Legal Standard for Reconsideration
Under District of Minnesota Local Rule 7.1(j), a party seeking to file a motion to reconsider must first obtain permission from the court by demonstrating compelling circumstances. Motions for reconsideration serve a limited function: correcting manifest (obvious) errors of law or fact, or presenting newly discovered evidence. See Hagerman v. Yukon Energy Corp., 839 F.2d 407, 414 (8th Cir. 1988). They are not a vehicle for relitigating settled issues, but rather for relief in extraordinary circumstances. Dale & Selby Superette & Deli v. United States Dept. of Agric., 838 F. Supp. 1346, 1348 (D. Minn. 1993); Broadway v. Norris, 193 F.3d 987, 990 (8th Cir. 1999).
The Court's Ruling
Judge Tunheim granted the request for leave to file a motion for reconsideration. Because the Seventh Circuit reversed the earlier decision that formed the basis for applying issue preclusion in the March 2025 order, the court found that the issue-preclusion rationale no longer holds. As a result, the court will allow the parties to brief the remaining question: whether, under Minnesota law and as a matter of law, JBS and Sysco entered into an enforceable settlement agreement.

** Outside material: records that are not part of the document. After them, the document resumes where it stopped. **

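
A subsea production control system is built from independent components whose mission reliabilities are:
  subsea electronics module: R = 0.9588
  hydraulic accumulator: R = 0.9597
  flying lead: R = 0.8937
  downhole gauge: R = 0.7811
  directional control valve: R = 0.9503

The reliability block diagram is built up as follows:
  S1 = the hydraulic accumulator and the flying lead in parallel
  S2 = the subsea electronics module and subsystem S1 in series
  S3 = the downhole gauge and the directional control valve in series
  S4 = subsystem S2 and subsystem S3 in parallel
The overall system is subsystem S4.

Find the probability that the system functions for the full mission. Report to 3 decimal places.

0.988

Parallel (hydraulic accumulator and flying lead): 1 − (1 − 0.95970)(1 − 0.89370) = 0.99572
Series (subsea electronics module and [0.99572]): 0.95880 × 0.99572 = 0.95470
Series (downhole gauge and directional control valve): 0.78110 × 0.95030 = 0.74228
Parallel ([0.95470] and [0.74228]): 1 − (1 − 0.95470)(1 − 0.74228) = 0.988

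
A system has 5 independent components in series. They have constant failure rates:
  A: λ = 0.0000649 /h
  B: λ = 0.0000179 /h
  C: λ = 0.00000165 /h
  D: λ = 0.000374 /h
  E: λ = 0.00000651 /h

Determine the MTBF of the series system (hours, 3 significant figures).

2150

Series of exponential components: λ_sys = Σ λ_i
λ_sys = 0.0000649 + 0.0000179 + 0.00000165 + 0.000374 + 0.00000651 = 4.6496e-04 /h
MTBF = 1 / λ_sys = 2150 h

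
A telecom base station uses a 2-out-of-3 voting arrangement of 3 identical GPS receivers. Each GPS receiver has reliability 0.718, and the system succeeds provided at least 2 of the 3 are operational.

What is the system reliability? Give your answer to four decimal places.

R = Σ_{i=2}^{3} C(3,i) p^i (1−p)^{3−i} with p = 0.718
C(3,2)·0.718^2·0.282^1 = 0.436133
C(3,3)·0.718^3·0.282^0 = 0.370146
Sum = 0.8063

0.8063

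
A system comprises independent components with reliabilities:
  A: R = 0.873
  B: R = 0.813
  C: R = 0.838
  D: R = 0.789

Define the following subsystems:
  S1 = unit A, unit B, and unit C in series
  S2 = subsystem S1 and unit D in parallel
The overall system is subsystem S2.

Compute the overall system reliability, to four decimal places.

0.9145

Series (A, B, and C): 0.873000 × 0.813000 × 0.838000 = 0.594770
Parallel ([0.594770] and D): 1 − (1 − 0.594770)(1 − 0.789000) = 0.9145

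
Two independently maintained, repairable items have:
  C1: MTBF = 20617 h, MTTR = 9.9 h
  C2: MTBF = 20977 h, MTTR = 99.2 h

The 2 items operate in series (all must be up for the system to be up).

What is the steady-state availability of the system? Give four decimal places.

0.9948

A(C1) = MTBF/(MTBF+MTTR) = 20617/(20617+9.9) = 0.999520
A(C2) = MTBF/(MTBF+MTTR) = 20977/(20977+99.2) = 0.995293
Series availability: 0.999520 × 0.995293 = 0.9948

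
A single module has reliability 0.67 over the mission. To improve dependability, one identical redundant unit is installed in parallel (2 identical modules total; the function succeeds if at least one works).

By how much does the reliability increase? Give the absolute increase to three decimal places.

R_before = 0.67
R_after = 1 − (1 − 0.67)^2 = 0.891
ΔR = 0.891 − 0.67 = 0.221

0.221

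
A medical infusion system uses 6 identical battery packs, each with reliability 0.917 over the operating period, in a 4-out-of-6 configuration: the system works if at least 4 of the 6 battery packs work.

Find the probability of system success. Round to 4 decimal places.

0.9906

R = Σ_{i=4}^{6} C(6,i) p^i (1−p)^{6−i} with p = 0.917
C(6,4)·0.917^4·0.083^2 = 0.073068
C(6,5)·0.917^5·0.083^1 = 0.322906
C(6,6)·0.917^6·0.083^0 = 0.594588
Sum = 0.9906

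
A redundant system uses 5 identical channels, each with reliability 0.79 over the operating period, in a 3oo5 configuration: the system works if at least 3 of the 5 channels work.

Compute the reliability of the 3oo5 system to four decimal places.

0.9341

R = Σ_{i=3}^{5} C(5,i) p^i (1−p)^{5−i} with p = 0.79
C(5,3)·0.79^3·0.21^2 = 0.217430
C(5,4)·0.79^4·0.21^1 = 0.408976
C(5,5)·0.79^5·0.21^0 = 0.307706
Sum = 0.9341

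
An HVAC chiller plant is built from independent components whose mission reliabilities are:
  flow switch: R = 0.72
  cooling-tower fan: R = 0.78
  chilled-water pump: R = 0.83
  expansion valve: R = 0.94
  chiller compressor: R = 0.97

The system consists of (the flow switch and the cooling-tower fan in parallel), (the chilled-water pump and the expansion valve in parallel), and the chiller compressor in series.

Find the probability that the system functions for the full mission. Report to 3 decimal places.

0.901

Parallel (flow switch and cooling-tower fan): 1 − (1 − 0.72000)(1 − 0.78000) = 0.93840
Parallel (chilled-water pump and expansion valve): 1 − (1 − 0.83000)(1 − 0.94000) = 0.98980
Series ([0.93840], [0.98980], and chiller compressor): 0.93840 × 0.98980 × 0.97000 = 0.901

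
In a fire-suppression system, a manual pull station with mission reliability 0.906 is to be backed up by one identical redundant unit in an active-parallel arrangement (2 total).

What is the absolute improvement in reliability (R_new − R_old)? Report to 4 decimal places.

R_before = 0.906
R_after = 1 − (1 − 0.906)^2 = 0.9912
ΔR = 0.9912 − 0.906 = 0.0852

0.0852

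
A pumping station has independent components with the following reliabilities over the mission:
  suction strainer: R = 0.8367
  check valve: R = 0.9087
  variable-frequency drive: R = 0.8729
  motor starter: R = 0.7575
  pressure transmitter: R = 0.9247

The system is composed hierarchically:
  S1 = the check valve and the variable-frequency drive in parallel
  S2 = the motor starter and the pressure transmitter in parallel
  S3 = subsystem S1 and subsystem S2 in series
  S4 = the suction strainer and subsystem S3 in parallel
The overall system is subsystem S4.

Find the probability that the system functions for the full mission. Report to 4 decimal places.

0.9952

Parallel (check valve and variable-frequency drive): 1 − (1 − 0.908700)(1 − 0.872900) = 0.988396
Parallel (motor starter and pressure transmitter): 1 − (1 − 0.757500)(1 − 0.924700) = 0.981740
Series ([0.988396] and [0.981740]): 0.988396 × 0.981740 = 0.970348
Parallel (suction strainer and [0.970348]): 1 − (1 − 0.836700)(1 − 0.970348) = 0.9952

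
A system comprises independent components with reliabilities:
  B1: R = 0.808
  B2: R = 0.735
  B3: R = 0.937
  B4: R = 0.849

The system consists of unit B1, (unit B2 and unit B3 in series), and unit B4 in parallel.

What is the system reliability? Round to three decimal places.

0.991

Series (B2 and B3): 0.73500 × 0.93700 = 0.68870
Parallel (B1, [0.68870], and B4): 1 − (1 − 0.80800)(1 − 0.68870)(1 − 0.84900) = 0.991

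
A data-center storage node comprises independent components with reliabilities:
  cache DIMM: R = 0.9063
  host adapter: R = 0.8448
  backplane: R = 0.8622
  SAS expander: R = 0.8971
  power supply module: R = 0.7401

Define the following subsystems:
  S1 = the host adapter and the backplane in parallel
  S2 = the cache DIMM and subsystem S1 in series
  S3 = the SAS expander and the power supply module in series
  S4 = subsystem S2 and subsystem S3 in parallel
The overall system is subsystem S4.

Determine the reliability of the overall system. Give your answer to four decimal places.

Parallel (host adapter and backplane): 1 − (1 − 0.844800)(1 − 0.862200) = 0.978613
Series (cache DIMM and [0.978613]): 0.906300 × 0.978613 = 0.886917
Series (SAS expander and power supply module): 0.897100 × 0.740100 = 0.663944
Parallel ([0.886917] and [0.663944]): 1 − (1 − 0.886917)(1 − 0.663944) = 0.9620

0.9620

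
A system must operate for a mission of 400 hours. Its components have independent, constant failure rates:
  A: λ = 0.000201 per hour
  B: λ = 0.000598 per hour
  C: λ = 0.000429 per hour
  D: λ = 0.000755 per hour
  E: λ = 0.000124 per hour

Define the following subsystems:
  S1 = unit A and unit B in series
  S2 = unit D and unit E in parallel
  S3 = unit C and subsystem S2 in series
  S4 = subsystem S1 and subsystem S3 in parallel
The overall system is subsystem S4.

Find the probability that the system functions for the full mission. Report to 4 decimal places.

0.9540

R(A) = exp(−0.000201 × 400) = 0.922747
R(B) = exp(−0.000598 × 400) = 0.787257
R(C) = exp(−0.000429 × 400) = 0.842316
R(D) = exp(−0.000755 × 400) = 0.739338
R(E) = exp(−0.000124 × 400) = 0.951610
Series (A and B): 0.922747 × 0.787257 = 0.726439
Parallel (D and E): 1 − (1 − 0.739338)(1 − 0.951610) = 0.987387
Series (C and [0.987387]): 0.842316 × 0.987387 = 0.831692
Parallel ([0.726439] and [0.831692]): 1 − (1 − 0.726439)(1 − 0.831692) = 0.9540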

The court distinguished the applicable law: the Seventh Circuit's Broiler Chicken decision applied Illinois law and found the agreement unenforceable on the facts there, but the present cases will be analyzed under Minnesota contract law. The court has not yet decided whether the settlement is enforceable — it is simply allowing the parties to argue that question.
Briefing Schedule
- Motion for reconsideration and supporting memorandum: due April 21, 2026 - Any party wishing to oppose must notify the court: by April 22, 2026 - Opposition memorandum (if any): due May 5, 2026 - Parties must also address what specific relief they seek if the court vacates its prior March 25, 2025 order - All filings must comply with Local Rules regarding page limits, word counts, and filing procedures
What Has Not Been Decided
The court has not reconsidered or vacated the March 25, 2025 order. It has only granted permission to file the motion for reconsideration. The underlying question — whether JBS and Sysco formed an enforceable settlement agreement under Minnesota law — remains to be briefed and decided.